Experimental knowledge of the partonic structure of mesons (the pion and kaon) is very limited due to the lack of a stable pion target! Our current knowledge of the pion structure function in the valence region is obtained primarily from pionic Drell-Yan scattering, and in the pion sea region at low Bjorken-x, from hard diffractive processes measured on e − p collisions at HERA. These data seem to indicate that the pion sea has approximately one-third of the magnitude of the proton sea, while from the parton model one expects the pion sea to be two-thirds of the proton sea. But...
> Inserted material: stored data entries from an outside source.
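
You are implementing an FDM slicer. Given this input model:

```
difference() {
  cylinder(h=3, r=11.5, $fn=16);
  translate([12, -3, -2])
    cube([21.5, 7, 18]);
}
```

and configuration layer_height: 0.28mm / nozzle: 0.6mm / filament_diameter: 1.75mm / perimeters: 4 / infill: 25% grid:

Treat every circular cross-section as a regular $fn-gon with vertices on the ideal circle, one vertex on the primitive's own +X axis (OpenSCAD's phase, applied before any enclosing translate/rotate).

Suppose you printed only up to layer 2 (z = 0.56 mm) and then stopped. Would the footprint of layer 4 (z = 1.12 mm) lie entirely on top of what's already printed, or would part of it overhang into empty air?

entirely on top

Compare the two slices. At z = 0.56: the r=11.5 cylinder contributes a regular 16-gon of circumradius 11.5 (area = (16/2)·11.500²·sin(360°/16) = 404.88 mm²); the cube at (12, -3) (footprint 21.5×7) is included at this height (area 150.50 mm²); Subtracting the remaining from the first: starting from the r=11.5 cylinder (404.88 mm²), the 21.5×7 cube at (12, -3) misses the remaining region (no effect) — area = 404.88 mm². At z = 1.12: the r=11.5 cylinder contributes a regular 16-gon of circumradius 11.5 (area = (16/2)·11.500²·sin(360°/16) = 404.88 mm²); the 21.5×7 cube at (12, -3) contributes its full rectangle (area 150.50 mm²); After the difference (first − rest): starting from the r=11.5 cylinder (404.88 mm²), the 21.5×7 cube at (12, -3) misses the remaining region (no effect) — area = 404.88 mm². Checking containment: the cross-section at z = 1.12 is a subset of the cross-section at z = 0.56.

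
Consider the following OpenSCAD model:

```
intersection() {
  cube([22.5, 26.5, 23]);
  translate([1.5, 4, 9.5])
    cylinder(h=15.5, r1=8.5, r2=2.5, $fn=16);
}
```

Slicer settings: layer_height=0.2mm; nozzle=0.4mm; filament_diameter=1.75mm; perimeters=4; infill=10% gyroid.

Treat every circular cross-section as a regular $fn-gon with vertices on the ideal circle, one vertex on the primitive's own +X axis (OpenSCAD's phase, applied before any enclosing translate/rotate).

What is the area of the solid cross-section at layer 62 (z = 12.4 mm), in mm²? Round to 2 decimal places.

86.09 mm²

At z = 12.4 mm: the 22.5×26.5 cube contributes its full rectangle (area 596.25 mm²); the cone at (1.5, 4): at t=0.187 of its height the radius interpolates to r₁+(r₂−r₁)t = 7.377, giving a regular 16-gon of that circumradius (area = (16/2)·7.377²·sin(360°/16) = 166.62 mm²); Taking the intersection: the cone at (1.5, 4) partially overlaps the 22.5×26.5 cube; clipping to the common part keeps 86.09 mm² — area = 86.09 mm². Overall, the cross-section is a single solid region. Net area = 86.09 mm².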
at large Bjorken-x virtually nothing is known about the contribution of sea quarks and gluons.
The Electron-Ion Collider (EIC) with an acceptance optimized for forward physics has the potential for accessing pion and kaon structure functions over a large kinematic region through the Sullivan process, where one measures the contribution to the electron Deep Inelastic Scattering (DIS) of the meson cloud of a proton target: the nucleon parton distributions contain a component which can be attributed to the meson cloud. 
- Sullivan processes. In these examples, a nucleon’s pion cloud is used to provide access to the pion’s (a) elastic form factor and (b) parton distribution functions. $t = (k − k′)^2$ is a Mandelstam variable and the intermediate pion, $π^∗(P = k − k′)$, $P^2 = t$, is off-shell.
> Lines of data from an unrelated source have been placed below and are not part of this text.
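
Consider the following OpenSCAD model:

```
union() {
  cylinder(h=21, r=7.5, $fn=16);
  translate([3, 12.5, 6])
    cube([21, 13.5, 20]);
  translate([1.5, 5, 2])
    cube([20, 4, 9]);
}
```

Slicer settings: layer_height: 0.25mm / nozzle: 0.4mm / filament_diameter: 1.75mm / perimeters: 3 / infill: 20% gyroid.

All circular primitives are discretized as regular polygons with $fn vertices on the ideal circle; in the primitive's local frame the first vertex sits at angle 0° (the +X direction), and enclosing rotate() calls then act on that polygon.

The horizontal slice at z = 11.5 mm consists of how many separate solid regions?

2

At z = 11.5 mm: the cylinder: section is a regular 16-gon, circumradius r=7.5; the 21×13.5 cube at (3, 12.5) contributes its full rectangle; the cube at (1.5, 5) is absent (z outside [2, 11]); Taking the union: the 2 present regions are separate (no shared area or edge), so areas and boundary lengths simply add and each stays a separate island — 2 connected regions. The result has 2 disconnected regions.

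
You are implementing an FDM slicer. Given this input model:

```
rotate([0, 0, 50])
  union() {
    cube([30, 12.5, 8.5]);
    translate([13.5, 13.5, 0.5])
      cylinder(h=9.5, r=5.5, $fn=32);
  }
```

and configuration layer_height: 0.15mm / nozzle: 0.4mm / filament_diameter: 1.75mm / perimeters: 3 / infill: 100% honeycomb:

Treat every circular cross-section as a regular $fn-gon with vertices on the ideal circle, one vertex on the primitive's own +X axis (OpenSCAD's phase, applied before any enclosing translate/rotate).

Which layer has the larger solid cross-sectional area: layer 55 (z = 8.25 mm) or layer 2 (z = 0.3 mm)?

Layer 55 (z = 8.25): the cube is present — its section is the full 30×12.5 rectangle (area 375.00 mm²); the cylinder at (13.5, 13.5): section is a regular 32-gon, circumradius r=5.5 (area = (32/2)·5.500²·sin(360°/32) = 94.42 mm²); Merging all regions: the regions partially overlap — summed areas 469.42 mm² minus the doubly-counted overlap 36.31 mm² gives 433.11 mm² — area = 433.11 mm²; (whole slice rotated 50° about Z — lengths, areas and connectivity unchanged). So its area = 433.11 mm². Layer 2 (z = 0.3): the cube is present — its section is the full 30×12.5 rectangle (area 375.00 mm²); the cylinder at (13.5, 13.5) is absent (z outside [0.5, 10]); Merging all regions: only the 30×12.5 cube is present, so the union is just that shape — area = 375.00 mm²; (whole slice rotated 50° about Z — lengths, areas and connectivity unchanged). So its area = 375.00 mm². Layer 55 is larger (433.11 vs 375.00 mm²).

layer 55 (z = 8.25 mm)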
Three informative refs are:
Aitkenhead, et al. "Determination of the pion and kaon structure functions." Physical Review Letters 45
(1980) 157 .
Collins, & Martin, "Hadron reaction mechanisms." Reports on Progress in Physics 45 (1982) 335. Section 6.1.
Aguilar et al, "Pion and kaon structure at the electron-ion collider" European Physical Journal A55 (2019) 1-15.